Oxfordshire and Buckinghamshire Light Infantry Air Landing Brigade (Oxf. and Bucks)

Unit History
On the night of 5 June 1944, a force of 181 men, led by Major John Howard, took off from RAF Tarrant Rushton in Dorset, southern England in six Horsa gliders to capture two Bridges, one over the Caen canal at Benouville and the other a few hundred yards to the east, over the Orne River at Ranville.The force included elements of B and D Companies, 2nd Battalion, Oxfordshire and Buckinghamshire Light Infantry, a platoon of B Company, Royal Engineers, and men of the Glider Pilot Regiment. The object of this action was to prevent German armour from crossing the bridges and attacking the eastern flank of the landings at Sword Beach.
Five of the gliders landed close to their objectives around 16 minutes past midnight. The attackers poured out of their battered gliders, completely surprising the German defenders, and took the bridges within 10 minutes. They lost two men in the process, Lieutenant Den Brotheridge and Lance-Corporal Fred Greenhalgh.

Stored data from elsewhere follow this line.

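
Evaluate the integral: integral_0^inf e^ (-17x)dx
integral_0^inf e^(-17x) dx = [-1/17 * e^(-17x)]_0^inf
= 0 - (-1/17) = 1/17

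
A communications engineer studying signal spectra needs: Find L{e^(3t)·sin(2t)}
First shifting: L{e^(at)f(t)} = F(s-a)
L{sin(2t)} = 2/(s² + 4)
Shift: 2/((s-3)² + 4)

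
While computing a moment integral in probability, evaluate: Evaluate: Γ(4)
Γ(n) = (n-1)! for positive integers
Γ(4) = 3! = 6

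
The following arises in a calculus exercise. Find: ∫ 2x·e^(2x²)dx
Let u = 2x², du = 4x dx
∫ (1/2)e^u du = e^u/2 + C

Answer: e^(2x²)/2 + C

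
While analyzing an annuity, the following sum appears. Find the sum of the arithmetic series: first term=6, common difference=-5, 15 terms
Last term: a_n = 6+(15-1)·-5 = -64
Sum = n(a_1+a_n)/2 = 15(6+(-64))/2 = -435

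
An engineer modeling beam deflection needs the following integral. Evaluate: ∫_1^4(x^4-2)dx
Step 1: Find antiderivative F(x) = (1/5)x^5-2x
Step 2: F(4) - F(1) = 984/5 - (-9/5) = 993/5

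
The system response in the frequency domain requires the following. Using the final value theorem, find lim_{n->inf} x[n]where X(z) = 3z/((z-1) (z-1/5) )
Final value theorem: lim x[n]=lim_{z->1} (z-1) * X(z)
(z-1) * X(z)=3z/(z-1/5)
As z->1: 3/(1 - 1/5)=3/(4/5)=15/4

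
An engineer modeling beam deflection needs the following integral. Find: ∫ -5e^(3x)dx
Since d/dx[e^(3x)] = 3e^(3x), we get -5/3 e^(3x)+C

Answer: (-5/3)e^(3x)+C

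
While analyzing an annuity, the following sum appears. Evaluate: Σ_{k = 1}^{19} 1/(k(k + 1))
Partial fractions: 1/(k(k + 1)) = 1/k - 1/(k + 1)
Telescoping sum: 1(1 - 1/20) = 1·19/20

Answer: 19/20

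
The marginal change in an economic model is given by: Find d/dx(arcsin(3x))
d/dx[arcsin(u)]=u'/√(1-u²), u=3x, u'=3

Answer: 3/√(1 - 9x²)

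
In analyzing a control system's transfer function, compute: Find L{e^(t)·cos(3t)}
First shifting: L{e^(at)f(t)}=F(s-a)
L{cos(3t)}=s/(s²+9)
Shift: (s-1)/((s-1)²+9)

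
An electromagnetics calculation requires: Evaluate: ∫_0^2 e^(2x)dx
Antiderivative: (1/2)e^(2x)
Evaluate: (1/2)(e^4 - 1)

Answer: (e^4 - 1)/2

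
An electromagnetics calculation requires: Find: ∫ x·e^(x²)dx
Let u=x², du=2x dx
∫ (1/2)e^u du=e^u/2 + C

Answer: e^(x²)/2 + C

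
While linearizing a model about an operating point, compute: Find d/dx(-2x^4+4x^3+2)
Power rule: d/dx(ax^n)=n·a·x^(n-1)
Term by term: -8·x^3+12·x^2

Answer: -8x^3+12x^2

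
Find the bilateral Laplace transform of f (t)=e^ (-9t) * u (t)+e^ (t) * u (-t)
For e^(-9t) * u(t): L=1/(s + 9), Re(s) > -9
For e^(t) * u(-t): L=-1/(s-1), Re(s) < 1
Combined: F(s)=1/(s + 9) - 1/(s-1), -9 < Re(s) < 1

Answer: 1/(s + 9) - 1/(s-1), ROC: -9 < Re(s) < 1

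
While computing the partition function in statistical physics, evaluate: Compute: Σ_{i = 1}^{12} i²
Using formula: Σ i^2 = n(n + 1)(2n + 1)/6 = 12·13·25/6 = 650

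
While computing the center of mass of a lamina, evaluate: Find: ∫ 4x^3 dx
Using power rule: ∫ 4x^3 dx=4/4 x^4 + C=x^4 + C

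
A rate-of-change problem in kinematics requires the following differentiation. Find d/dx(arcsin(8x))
d/dx[arcsin(u)]=u'/√(1-u²), u=8x, u'=8

Answer: 8/√(1 - 64x²)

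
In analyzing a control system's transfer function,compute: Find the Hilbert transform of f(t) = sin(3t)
The Hilbert transform shifts each frequency component by -pi/2.
H{sin(wt)} = -cos(wt)
With w = 3: H{sin(3t)} = -cos(3t)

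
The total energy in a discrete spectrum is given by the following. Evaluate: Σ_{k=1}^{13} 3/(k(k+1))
Partial fractions: 3/(k(k+1))=3/k - 3/(k+1)
Telescoping sum: 3(1-1/14)=3·13/14

Answer: 39/14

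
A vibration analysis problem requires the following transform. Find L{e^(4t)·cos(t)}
First shifting: L{e^(at)f(t)}=F(s-a)
L{cos(t)}=s/(s²+1)
Shift: (s-4)/((s-4)²+1)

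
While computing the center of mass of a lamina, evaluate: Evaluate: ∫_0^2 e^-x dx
Antiderivative: -e^-x
Evaluate: -(e^-2 - 1)

Answer: (e^-2 - 1)/(-1)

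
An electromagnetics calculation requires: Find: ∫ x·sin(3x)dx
By parts: u=x, dv=sin(3x) dx
du=dx, v=-cos(3x)/3
=-x·cos(3x)/3+sin(3x)/3²+C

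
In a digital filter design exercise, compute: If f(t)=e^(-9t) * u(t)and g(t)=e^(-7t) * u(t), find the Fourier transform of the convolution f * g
By the convolution theorem: F{f * g} = F(omega) * G(omega)
F(omega) = 1/(9+j * omega), G(omega) = 1/(7+j * omega)
F{f * g} = 1/((9+j * omega)(7+j * omega))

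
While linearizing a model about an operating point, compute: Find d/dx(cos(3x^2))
Chain rule: d/dx[cos(u)] = -sin(u)·u' where u = 3x^2
u' = 6x

Answer: -6x·sin(3x^2)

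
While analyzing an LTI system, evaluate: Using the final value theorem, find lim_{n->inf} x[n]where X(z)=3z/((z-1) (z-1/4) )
Final value theorem: lim x[n]=lim_{z->1} (z-1)*X(z)
(z-1)*X(z)=3z/(z-1/4)
As z->1: 3/(1 - 1/4)=3/(3/4)=4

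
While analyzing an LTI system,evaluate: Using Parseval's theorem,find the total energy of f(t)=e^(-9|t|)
Parseval's theorem: E=integral |f(t)|^2 dt=(1/2pi) integral |F(omega)|^2 domega
E=integral_{-inf}^{inf} e^(-18|t|) dt=2*integral_0^inf e^(-18t) dt=2/(2*9)=1/9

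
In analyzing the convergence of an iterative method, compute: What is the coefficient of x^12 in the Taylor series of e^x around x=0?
Taylor series of e^x=Σ x^n/n!
Coefficient of x^12=1/12!=1/479001600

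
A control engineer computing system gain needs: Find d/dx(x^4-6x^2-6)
Power rule: d/dx(ax^n)=n·a·x^(n-1)
Term by term: 4·x^3 - 12·x

Answer: 4x^3 - 12x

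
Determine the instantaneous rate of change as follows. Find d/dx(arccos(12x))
d/dx[arccos(u)]=-u'/√(1-u²), u=12x, u'=12

Answer: -12/√(1 - 144x²)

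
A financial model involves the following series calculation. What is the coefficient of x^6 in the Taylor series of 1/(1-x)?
1/(1-x) = Σ x^n for |x|<1
All coefficients are 1

Answer: 1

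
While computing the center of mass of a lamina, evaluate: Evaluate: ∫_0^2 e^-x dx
Antiderivative: -e^-x
Evaluate: -(e^-2-1)

Answer: (e^-2-1)/(-1)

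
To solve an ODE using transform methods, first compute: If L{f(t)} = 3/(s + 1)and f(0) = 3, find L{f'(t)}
L{f'(t)} = s·F(s) - f(0) = 3s/(s + 1) - 3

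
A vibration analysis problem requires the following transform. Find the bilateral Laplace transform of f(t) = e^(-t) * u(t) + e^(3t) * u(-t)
For e^(-t) * u(t): L=1/(s+1), Re(s) > -1
For e^(3t) * u(-t): L=-1/(s-3), Re(s) < 3
Combined: F(s)=1/(s+1)-1/(s-3), -1 < Re(s) < 3

Answer: 1/(s+1)-1/(s-3), ROC: -1 < Re(s) < 3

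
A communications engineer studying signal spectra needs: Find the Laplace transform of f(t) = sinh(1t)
L{sinh(at)}=a/(s²-a²)
L{sinh(1t)}=1/(s²-1)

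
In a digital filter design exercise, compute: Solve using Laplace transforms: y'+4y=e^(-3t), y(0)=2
Take L: sY - 2 + 4Y=1/(s + 3)
Y(s + 4)=1/(s + 3) + 2
Y=1/((s + 3)(s + 4)) + 2/(s + 4)
Partial fractions: 1/((s + 3)(s + 4))=1/(s + 3) - 1/(s + 4)
So Y=1/(s + 3) + 1/(s + 4)
Inverse Laplace transform (L^(-1){1/(s + 3)}=e^(-3t), L^(-1){1/(s + 4)}=e^(-4t)):

Answer: y(t)=1·e^(-3t) + e^(-4t)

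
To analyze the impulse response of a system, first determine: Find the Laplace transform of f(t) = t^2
L{t^n}=n!/s^(n+1)
L{t^2}=2!/s^3=2/s^3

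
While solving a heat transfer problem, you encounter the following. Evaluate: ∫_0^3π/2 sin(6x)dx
Antiderivative: -cos(6x)/6
Evaluate at bounds: [-cos(6·3π/2)/6] - [-cos(6·0)/6]
= (-(-1)+(1))/6 = 1/3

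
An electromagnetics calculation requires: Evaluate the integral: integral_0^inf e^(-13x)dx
integral_0^inf e^(-13x) dx=[-1/13*e^(-13x)]_0^inf
=0 - (-1/13)=1/13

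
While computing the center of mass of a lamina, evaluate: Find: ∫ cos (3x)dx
Using substitution u = 3x: ∫ cos(u) du/3 = sin(u)/3 + C

Answer: (1/3)sin(3x) + C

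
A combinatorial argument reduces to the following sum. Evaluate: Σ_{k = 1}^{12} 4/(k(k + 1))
Partial fractions: 4/(k(k+1))=4/k - 4/(k+1)
Telescoping sum: 4(1-1/13)=4·12/13

Answer: 48/13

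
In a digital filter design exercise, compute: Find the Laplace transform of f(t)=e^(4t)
L{e^(at)}=1/(s-a)
L{e^(4t)}=1/(s-4)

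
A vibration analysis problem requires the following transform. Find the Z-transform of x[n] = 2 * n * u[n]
Z{n*u[n]}=z/(z-1)^2
By linearity: Z{2*n*u[n]}=2z/(z-1)^2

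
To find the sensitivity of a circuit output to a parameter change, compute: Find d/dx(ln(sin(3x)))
Chain rule: d/dx[ln(u)] = u'/u where u = sin(3x)
u' = 3cos(3x)

Answer: (3cos(3x))/(sin(3x))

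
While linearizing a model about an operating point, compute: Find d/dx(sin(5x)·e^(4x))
Product rule: (fg)' = f'g+fg'
f = sin(5x), f' = 5·cos(5x)
g = e^(4x), g' = 4·e^(4x)

Answer: 5·cos(5x)·e^(4x)+4·sin(5x)·e^(4x)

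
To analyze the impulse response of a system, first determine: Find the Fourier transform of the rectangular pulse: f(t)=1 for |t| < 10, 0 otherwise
F(omega)=integral from -10 to 10 of e^(-j * omega * t) dt
=2 * sin(10 * omega)/omega=20 * sinc(10 * omega/pi)

Answer: 2 * sin(10 * omega)/omega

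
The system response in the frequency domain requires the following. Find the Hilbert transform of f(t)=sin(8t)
The Hilbert transform shifts each frequency component by -pi/2.
H{sin(wt)}=-cos(wt)
With w=8: H{sin(8t)}=-cos(8t)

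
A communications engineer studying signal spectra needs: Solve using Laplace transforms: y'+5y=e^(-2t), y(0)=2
Take L: sY - 2 + 5Y=1/(s + 2)
Y(s + 5)=1/(s + 2) + 2
Y=1/((s + 2)(s + 5)) + 2/(s + 5)
Partial fractions: 1/((s + 2)(s + 5))=(1/3)/(s + 2) - (1/3)/(s + 5)
So Y=(1/3)/(s + 2) + (5/3)/(s + 5)
Inverse Laplace transform (L^(-1){1/(s + 2)}=e^(-2t), L^(-1){1/(s + 5)}=e^(-5t)):

Answer: y(t)=(1/3)·e^(-2t) + (5/3)·e^(-5t)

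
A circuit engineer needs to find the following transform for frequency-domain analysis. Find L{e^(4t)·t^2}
First shifting: L{e^(at)f(t)}=F(s-a)
L{t^2}=2/s^3
Shift s → s-4: 2/(s-4)^3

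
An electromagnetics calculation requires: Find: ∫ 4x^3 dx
Using power rule: ∫ 4x^3 dx=4/4 x^4 + C=x^4 + C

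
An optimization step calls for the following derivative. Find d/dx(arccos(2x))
d/dx[arccos(u)] = -u'/√(1-u²), u = 2x, u' = 2

Answer: -2/√(1-4x²)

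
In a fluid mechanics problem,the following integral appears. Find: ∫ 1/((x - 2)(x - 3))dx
Partial fractions: 1/((x-2)(x-3))=A/(x-2) + B/(x-3)
A=-1, B=1
∫ [-1· 1/(x-2) + 1· 1/(x-3)] dx
=(1)[ln|x-3| - ln|x-2|] + C

Answer: ln|(x-3)/(x-2)| + C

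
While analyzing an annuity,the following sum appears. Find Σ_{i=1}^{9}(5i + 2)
=5·Σ i+2·9=5·45+18=243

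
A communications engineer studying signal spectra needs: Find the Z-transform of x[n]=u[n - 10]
Using the time-shift property: Z{u[n-10]}=z^(-10) * z/(z-1)
=z^(-9)/(z-1)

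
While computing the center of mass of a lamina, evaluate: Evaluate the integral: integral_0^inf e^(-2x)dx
integral_0^inf e^(-2x) dx = [-1/2*e^(-2x)]_0^inf
= 0 - (-1/2) = 1/2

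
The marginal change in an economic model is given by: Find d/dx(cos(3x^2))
Chain rule: d/dx[cos(u)] = -sin(u)·u' where u = 3x^2
u' = 6x

Answer: -6x·sin(3x^2)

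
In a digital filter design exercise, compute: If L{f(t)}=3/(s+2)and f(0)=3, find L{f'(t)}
L{f'(t)}=s·F(s) - f(0)=3s/(s + 2) - 3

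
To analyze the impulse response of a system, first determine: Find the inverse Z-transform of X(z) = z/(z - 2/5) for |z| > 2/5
Standard pair: z/(z-a) <-> a^n*u[n] for causal signals
With a=2/5: x[n]=(2/5)^n*u[n]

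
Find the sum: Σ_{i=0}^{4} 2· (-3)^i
Geometric series: S=a(1 - r^n)/(1 - r)
a=2, r=-3, n=5
S=2(1 + 243)/4=122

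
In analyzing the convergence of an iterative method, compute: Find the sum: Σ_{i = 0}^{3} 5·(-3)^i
Geometric series: S = a(1 - r^n)/(1 - r)
a = 5, r = -3, n = 4
S = 5(1 - 81)/4 = -100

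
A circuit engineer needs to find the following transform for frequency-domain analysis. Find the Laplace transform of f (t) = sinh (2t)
L{sinh(at)}=a/(s²-a²)
L{sinh(2t)}=2/(s²-4)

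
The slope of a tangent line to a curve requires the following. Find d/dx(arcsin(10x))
d/dx[arcsin(u)]=u'/√(1-u²), u=10x, u'=10

Answer: 10/√(1 - 100x²)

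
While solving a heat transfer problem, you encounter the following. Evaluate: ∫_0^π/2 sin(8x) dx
Antiderivative: -cos(8x)/8
Evaluate at bounds: [-cos(8·π/2)/8] - [-cos(8·0)/8]
=(-(1)+(1))/8=0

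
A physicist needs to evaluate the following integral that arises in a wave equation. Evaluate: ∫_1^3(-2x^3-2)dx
Step 1: Find antiderivative F(x)=(-1/2)x^4-2x
Step 2: F(3) - F(1)=-93/2 - (-5/2)=-44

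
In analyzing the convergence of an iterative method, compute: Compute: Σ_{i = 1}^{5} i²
Using formula: Σ i^2 = n(n+1)(2n+1)/6 = 5·6·11/6 = 55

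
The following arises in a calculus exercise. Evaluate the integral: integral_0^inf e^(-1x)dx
integral_0^inf e^(-1x) dx = [-1/1 * e^(-1x)]_0^inf
= 0 - (-1/1) = 1/1

Answer: 1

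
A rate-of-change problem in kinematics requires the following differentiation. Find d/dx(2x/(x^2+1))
Quotient rule: (f/g)' = (f'g - fg')/g²
f = 2x, f' = 2
g = x^2 + 1, g' = 2x

Answer: (2·(x^2 + 1) - 4x^2)/(x^2 + 1)²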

Lieutenant Brotheridge killed crossing the bridge in the first minutes of the assault and thus became the first member of the invading Allied armies to die in combat on D-Day.
The Oxf & Bucks were reinforced after the landings by Major Pine-Coffin's 7th Battalion, The Parachute Regiment and linked up with the beach landing forces with the arrival of Lord Lovat's Commandos.


(Click on the images to enlarge them)
After the war both bridges were renamed” pegasus bridge” & ” horsa bridge” to honour the men who reclaimed them from the Germans,thus becoming the first area’s of France to be liberated.